Articles | Volume 4, issue 2
https://doi.org/10.5194/esd-4-267-2013
https://doi.org/10.5194/esd-4-267-2013
Research article
 | 
08 Aug 2013
Research article |  | 08 Aug 2013

Variation in emission metrics due to variation in CO2 and temperature impulse response functions

D. J. L. Olivié and G. P. Peters

Abstract. Emission metrics are used to compare the climate effect of the emission of different species, such as carbon dioxide (CO2) and methane (CH4). The most common metrics use linear impulse response functions (IRFs) derived from a single more complex model. There is currently little understanding on how IRFs vary across models, and how the model variation propagates into the metric values.

In this study, we first derive CO2 and temperature IRFs for a large number of complex models participating in different intercomparison exercises, synthesizing the results in distributions representing the variety in behaviour.
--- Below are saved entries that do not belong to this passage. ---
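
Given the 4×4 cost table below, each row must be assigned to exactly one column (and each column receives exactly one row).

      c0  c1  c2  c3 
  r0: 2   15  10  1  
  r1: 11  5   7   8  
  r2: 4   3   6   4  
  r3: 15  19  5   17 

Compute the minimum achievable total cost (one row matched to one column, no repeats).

optimal assignment: row0→col3 (cost 1), row1→col1 (cost 5), row2→col0 (cost 4), row3→col2 (cost 5)
total = 1 + 5 + 4 + 5 = 15

Minimum assignment cost: 15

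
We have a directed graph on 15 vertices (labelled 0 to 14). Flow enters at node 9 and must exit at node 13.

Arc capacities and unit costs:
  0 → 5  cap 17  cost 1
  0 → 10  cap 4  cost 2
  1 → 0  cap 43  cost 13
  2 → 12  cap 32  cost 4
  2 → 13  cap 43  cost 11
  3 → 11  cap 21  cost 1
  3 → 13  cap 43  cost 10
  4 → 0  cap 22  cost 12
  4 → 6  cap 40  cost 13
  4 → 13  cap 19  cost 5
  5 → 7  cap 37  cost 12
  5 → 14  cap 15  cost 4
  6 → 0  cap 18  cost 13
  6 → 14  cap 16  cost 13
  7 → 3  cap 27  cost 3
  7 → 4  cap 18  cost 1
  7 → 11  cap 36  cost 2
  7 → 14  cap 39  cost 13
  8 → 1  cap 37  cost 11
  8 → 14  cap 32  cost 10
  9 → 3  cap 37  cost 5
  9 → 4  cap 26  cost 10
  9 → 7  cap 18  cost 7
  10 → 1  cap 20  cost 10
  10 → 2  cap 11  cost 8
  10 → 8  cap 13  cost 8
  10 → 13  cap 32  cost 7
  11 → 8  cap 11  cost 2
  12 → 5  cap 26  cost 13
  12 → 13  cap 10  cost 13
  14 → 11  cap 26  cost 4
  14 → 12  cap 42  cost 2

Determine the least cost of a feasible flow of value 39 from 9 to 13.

shortest-cost path #1: 9→7→4→13 push 18 @ unit cost 13 (adds 234)
shortest-cost path #2: 9→3→13 push 21 @ unit cost 15 (adds 315)
total cost = 549

Minimum cost for 39 units: 549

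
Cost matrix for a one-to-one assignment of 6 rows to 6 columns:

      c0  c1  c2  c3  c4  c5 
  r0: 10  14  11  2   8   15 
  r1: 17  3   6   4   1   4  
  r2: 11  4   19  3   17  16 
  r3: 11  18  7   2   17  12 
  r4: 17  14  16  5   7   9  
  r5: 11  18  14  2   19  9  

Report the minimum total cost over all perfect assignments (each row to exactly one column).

optimal assignment: row0→col0 (cost 10), row1→col4 (cost 1), row2→col1 (cost 4), row3→col2 (cost 7), row4→col5 (cost 9), row5→col3 (cost 2)
total = 10 + 1 + 4 + 7 + 9 + 2 = 33

Minimum assignment cost: 33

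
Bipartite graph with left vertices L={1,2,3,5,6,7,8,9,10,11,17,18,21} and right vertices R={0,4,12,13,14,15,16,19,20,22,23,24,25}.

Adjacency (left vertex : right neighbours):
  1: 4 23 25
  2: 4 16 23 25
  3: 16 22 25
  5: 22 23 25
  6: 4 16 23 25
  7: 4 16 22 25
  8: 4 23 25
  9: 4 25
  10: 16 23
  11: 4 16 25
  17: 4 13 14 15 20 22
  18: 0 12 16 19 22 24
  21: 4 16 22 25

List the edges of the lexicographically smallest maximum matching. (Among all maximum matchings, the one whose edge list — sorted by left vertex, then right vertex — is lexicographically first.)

Lex-smallest maximum matching: {(1,4), (2,16), (3,22), (5,23), (6,25), (17,13), (18,0)}

|M| = 7 (so the lex-smallest maximum matching has 7 edges)
process left vertices in ascending order; for each, take the smallest-labelled available neighbour that still permits 7 edges overall, or leave it unmatched if none does
lex-smallest matching: {1-4, 2-16, 3-22, 5-23, 6-25, 17-13, 18-0}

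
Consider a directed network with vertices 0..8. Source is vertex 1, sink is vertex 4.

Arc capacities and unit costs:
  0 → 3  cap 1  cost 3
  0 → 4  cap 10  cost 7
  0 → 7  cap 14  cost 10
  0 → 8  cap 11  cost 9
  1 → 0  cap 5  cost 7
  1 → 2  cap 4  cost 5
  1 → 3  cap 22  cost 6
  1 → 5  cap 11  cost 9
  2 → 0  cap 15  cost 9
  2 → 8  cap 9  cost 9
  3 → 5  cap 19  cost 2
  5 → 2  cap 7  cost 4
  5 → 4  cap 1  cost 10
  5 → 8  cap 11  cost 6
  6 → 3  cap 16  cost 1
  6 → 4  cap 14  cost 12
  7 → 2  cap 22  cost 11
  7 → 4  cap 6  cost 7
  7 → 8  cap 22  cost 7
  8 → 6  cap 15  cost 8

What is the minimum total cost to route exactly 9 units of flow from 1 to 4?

Minimum cost for 9 units: 151

shortest-cost path #1: 1→0→4 push 5 @ unit cost 14 (adds 70)
shortest-cost path #2: 1→3→5→4 push 1 @ unit cost 18 (adds 18)
shortest-cost path #3: 1→2→0→4 push 3 @ unit cost 21 (adds 63)
total cost = 151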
The derived IRF distributions differ considerably, which is partially related to differences among the underlying models, and partially to the specificity of the scenarios used (experimental setup).

In a second part of the study, we investigate how differences among the IRFs impact the estimates of global warming potential (GWP), global temperature change potential (GTP) and integrated global temperature change potential (iGTP) for time horizons between 20 and 500 yr.

Within each derived CO2 IRF distribution, underlying model differences give similar spreads on the metrics in the range of −20 to +40% (5–95% spread), and these spreads are similar among the three metrics.

GTP and iGTP metrics are also impacted by variation in the temperature IRF. For GTP, this impact depends strongly on the lifetime of the species and the time horizon. The GTP of black carbon shows spreads of up to −60 to +80% for time horizons to 100 yr, and even larger spreads for longer time horizons. For CH4 the impact from variation in the temperature IRF is still large, but it becomes smaller for longer-lived species. The impact from variation in the temperature IRF on iGTP is small and falls within a range of ±10% for all species and time horizons considered here.

We have used the available data to estimate the IRFs, but we suggest the use of tailored intercomparison projects specific for IRFs in emission metrics. Intercomparison projects are an effective means to derive an IRF and its model spread for use in metrics, but more detailed analysis is required to explore a wider range of uncertainties. Further work can reveal which parameters in each IRF lead to the largest uncertainties, and this information may be used to reduce the uncertainty in metric values.